Она самостоятельно выучила французский, когда была совсем маленькой, сказала я, иногда она говорила только на нем, а иногда умолкала вообще – и надолго, как наш отец. Она выдумывала для меня всякие прозвища: Шарнир-Башка или Чума. Ей нравилось воображать, что наш скучный меннонитский городок – это маленькая деревенька где-нибудь в Тоскане, и она переделывала все названия улиц на итальянский манер. Она буквально бредила Италией. Когда к нам приезжали престарелые меннонитские родственники, она обращалась к ним «синьор» и «синьора» и предлагала им пиццу и граппу. Вроде бы понарошку, но и всерьез тоже. Над ней все смеялись. Иногда мне бывало за нее стыдно.
Ей же просто хотелось, чтобы всем было радостно, сказал Радек. Чтобы всем было весело, разве нет?

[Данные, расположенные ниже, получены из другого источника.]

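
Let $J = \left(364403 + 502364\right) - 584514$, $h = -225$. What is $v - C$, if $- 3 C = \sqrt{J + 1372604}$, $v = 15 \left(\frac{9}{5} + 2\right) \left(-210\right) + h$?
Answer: $-12195 + \sqrt{183873} \approx -11766.0$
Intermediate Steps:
$v = -12195$ ($v = 15 \left(\frac{9}{5} + 2\right) \left(-210\right) - 225 = 15 \cdot \frac{19}{5} \left(-210\right) - 225 = 57 \left(-210\right) - 225 = -11970 - 225 = -12195$)
$J = 282253$ ($J = 866767 - 584514 = 282253$)
$C = - \sqrt{183873}$ ($C = - \frac{\sqrt{282253 + 1372604}}{3} = - \frac{\sqrt{1654857}}{3} = - \frac{3 \sqrt{183873}}{3} = - \sqrt{183873} \approx -428.8$)
$v - C = -12195 - - \sqrt{183873} = -12195 + \sqrt{183873}$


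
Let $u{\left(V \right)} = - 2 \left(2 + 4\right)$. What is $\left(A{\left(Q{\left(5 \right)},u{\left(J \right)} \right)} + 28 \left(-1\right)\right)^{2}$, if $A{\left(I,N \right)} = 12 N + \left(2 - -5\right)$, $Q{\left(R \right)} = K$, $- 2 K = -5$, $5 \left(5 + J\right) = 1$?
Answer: $27225$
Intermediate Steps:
$J = - \frac{24}{5}$ ($J = -5 + \frac{1}{5} \cdot 1 = -5 + \frac{1}{5} = - \frac{24}{5} \approx -4.8$)
$K = \frac{5}{2}$ ($K = \left(- \frac{1}{2}\right) \left(-5\right) = \frac{5}{2} \approx 2.5$)
$Q{\left(R \right)} = \frac{5}{2}$
$u{\left(V \right)} = -12$ ($u{\left(V \right)} = \left(-2\right) 6 = -12$)
$A{\left(I,N \right)} = 7 + 12 N$ ($A{\left(I,N \right)} = 12 N + \left(2 + 5\right) = 12 N + 7 = 7 + 12 N$)
$\left(A{\left(Q{\left(5 \right)},u{\left(J \right)} \right)} + 28 \left(-1\right)\right)^{2} = \left(\left(7 + 12 \left(-12\right)\right) + 28 \left(-1\right)\right)^{2} = \left(\left(7 - 144\right) - 28\right)^{2} = \left(-137 - 28\right)^{2} = \left(-165\right)^{2} = 27225$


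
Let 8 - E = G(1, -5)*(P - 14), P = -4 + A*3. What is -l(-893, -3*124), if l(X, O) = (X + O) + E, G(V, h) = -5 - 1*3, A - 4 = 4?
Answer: 1209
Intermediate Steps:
A = 8 (A = 4 + 4 = 8)
G(V, h) = -8 (G(V, h) = -5 - 3 = -8)
P = 20 (P = -4 + 8*3 = -4 + 24 = 20)
E = 56 (E = 8 - (-8)*(20 - 14) = 8 - (-8)*6 = 8 - 1*(-48) = 8 + 48 = 56)
l(X, O) = 56 + O + X (l(X, O) = (X + O) + 56 = (O + X) + 56 = 56 + O + X)
-l(-893, -3*124) = -(56 - 3*124 - 893) = -(56 - 372 - 893) = -1*(-1209) = 1209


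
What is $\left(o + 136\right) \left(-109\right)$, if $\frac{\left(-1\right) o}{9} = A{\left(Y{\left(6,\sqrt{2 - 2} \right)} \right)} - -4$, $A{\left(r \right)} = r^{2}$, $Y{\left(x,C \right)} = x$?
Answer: $24416$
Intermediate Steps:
$o = -360$ ($o = - 9 \left(6^{2} - -4\right) = - 9 \left(36 + 4\right) = \left(-9\right) 40 = -360$)
$\left(o + 136\right) \left(-109\right) = \left(-360 + 136\right) \left(-109\right) = \left(-224\right) \left(-109\right) = 24416$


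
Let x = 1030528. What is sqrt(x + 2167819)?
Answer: sqrt(3198347) ≈ 1788.4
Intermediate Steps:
sqrt(x + 2167819) = sqrt(1030528 + 2167819) = sqrt(3198347)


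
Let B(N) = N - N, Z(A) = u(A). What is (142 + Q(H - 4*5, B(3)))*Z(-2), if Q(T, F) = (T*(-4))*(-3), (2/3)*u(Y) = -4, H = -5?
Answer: 948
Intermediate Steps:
u(Y) = -6 (u(Y) = (3/2)*(-4) = -6)
Z(A) = -6
B(N) = 0
Q(T, F) = 12*T (Q(T, F) = -4*T*(-3) = 12*T)
(142 + Q(H - 4*5, B(3)))*Z(-2) = (142 + 12*(-5 - 4*5))*(-6) = (142 + 12*(-5 - 20))*(-6) = (142 + 12*(-25))*(-6) = (142 - 300)*(-6) = -158*(-6) = 948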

Да, теперь я понимаю, сказала я. Но тогда… было невесело. Городок вроде нашего – не совсем подходящее место для отработки комически номеров. Однажды наш дом обстреляли.
Из-за Эльфриды?
Не знаю. Тех, кто стрелял, так и не нашли. Над нашим отцом тоже смеялись. За то, что он ездил на велосипеде, постоянно ходил в костюме и читал книги. Эльфи злилась до слез. Она жутко бесилась, и бросалась его защищать, и ругалась со всеми, кто над ним насмехался. Когда она уехала в Осло учиться музыке, она присылала мне магнитофонные кассеты, на которых записывала свой голос. Свои рассказы о жизни в городе. Из Осло, из Амстердама, из Хельсинки – отовсюду. Я каждый день слушала эти кассеты, по вечерам, в темноте, и представляла, что она рядом со мной. Я их выучила наизусть, каждую фразу, каждую интонацию, каждый вздох. Я все проговаривала вместе с ней, на два голоса, вплоть до мелких смешков. Я запомнила все.
Радек подлил вина нам обоим и сказал, что ему вспомнилась одна фраза Нортропа Фрая. Об энергии, необходимой, чтобы сдвинуться с места, а затем не потерять этот разгон и двигаться дальше, и продолжать творить, и открывать новые горизонты. Я не согласна?
Конечно, согласна, сказала я. Как можно не согласиться с Нортропом Фраем?
Наверное, можно, ответил Радек, если ты…
Я просто шучу. Я согласна.
Ты скучала по сестре, заметил Радек.